The Church Workers Pension Fund (CWPF) has agreed a partial buy-in deal with the Prudential, for just over £100m (€120m).

The CWPF provides pensions for the employees of more than 250 organisations associated with the mission and ministry of the Church of England, including dioceses, cathedrals and mission agencies.

It is entirely separate from the Church of England Funded Pension Scheme, which provides pensions for clergy and others in stipendiary ministry, relating to service from 1998 onwards.

Benefits for pre-1998 service are provided by the Church Commissioners’ endowment fund.

The CWPF is a hybrid scheme covering more than 250 employers, most of which participate in the defined contribution (DC) scheme section, with smaller numbers in the defined benefit (DB) Scheme section, or in both.

It has around 2,500 active members, 3,000 deferred members and 2,900 pensioners.

Under the new arrangement, the premium will buy a bulk annuity policy committing Prudential to make payments to the fund that match 70% of the payments the fund makes to current DB scheme pensioners.

This percentage is related to the liability-matching assets backing the pensions in payment in the DB scheme section.

The CWPF’s assets are invested in the Church of England Investment Fund for Pensions, a pooled fund for some of the Church’s smaller pension funds.

The CWPF’s total assets were worth £382.4m as at 31 December 2013, of which the DB scheme section’s assets were worth £295.7m.

Over the five years to 31 December 2013, the CWPF’s growth assets returned 11.2% per annum, while index-linked Gilts and bonds returned 8.2% per annum.

A spokesperson from the Church of England Pensions Board (CEPB), the scheme’s trustee, said: “Many of the assets that were sold to buy this policy were valued at historically high levels and, as this was combined with competitive market pricing for this type of policy, it made sense to sell the underlying assets now and buy this policy instead.”

Ken Hardman, partner at Lane Clark & Peacock, lead advisers on the transaction, said: “It was the right time to carry out the transaction because the scheme was in the right place, and the market is still competitive, with attractive pricing.”

He added: “It is no secret that in the buyout market there are some significantly sized schemes looking to transact over the short to medium term, and that will drive the market over the next year.

“This could have a big impact on insurance capacity and competitiveness, so it is an interesting time.”

Mercer provided investment advice on the transaction, while legal advice was provided by Linklaters.

Meanwhile, no buy-in arrangements have previously been made for the Church of England Funded Pension Scheme (CEFPS) and none are planned for the near future, the CEPB spokesperson confirmed.

He said: “The DB scheme section of the CWPF has a high proportion of pensioners and few active members, so it is important to match a relatively high proportion of liabilities with appropriate assets such as Gilts and bonds, or an annuity policy.”

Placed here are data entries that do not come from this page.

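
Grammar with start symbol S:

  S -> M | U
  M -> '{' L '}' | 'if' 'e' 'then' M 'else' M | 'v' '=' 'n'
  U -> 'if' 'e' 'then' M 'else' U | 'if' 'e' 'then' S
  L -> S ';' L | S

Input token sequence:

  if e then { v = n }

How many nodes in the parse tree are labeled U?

1

[S [U if e then [S [M { [L [S [M v = n]]] }]]]]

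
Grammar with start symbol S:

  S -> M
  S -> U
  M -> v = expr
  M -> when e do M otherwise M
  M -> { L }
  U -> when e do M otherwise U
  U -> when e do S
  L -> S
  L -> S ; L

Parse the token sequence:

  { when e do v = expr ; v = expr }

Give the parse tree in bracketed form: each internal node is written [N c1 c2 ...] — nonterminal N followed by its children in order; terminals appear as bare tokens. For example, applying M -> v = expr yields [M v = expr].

[S [M { [L [S [U when e do [S [M v = expr]]]] ; [L [S [M v = expr]]]] }]]

S
M
{ L }
{ S ; L }
{ U ; L }
{ when e do S ; L }
{ when e do M ; L }
{ when e do v = expr ; L }
{ when e do v = expr ; S }
{ when e do v = expr ; M }
{ when e do v = expr ; v = expr }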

The spokesperson continued: “By contrast, the CEFPS is mostly invested in a diverse range of return-seeking assets such as equities, property and infrastructure, reflecting the fact it is both open to new members and is only paying out pensions earned since 1998.

“The scheme’s income from contributions will exceed pension outgoings for many years to come.”

But he added: “However, the board may consider options such as a buy-in as the clergy scheme matures, and the board continues with its phased de-risking programme for clergy pensions.”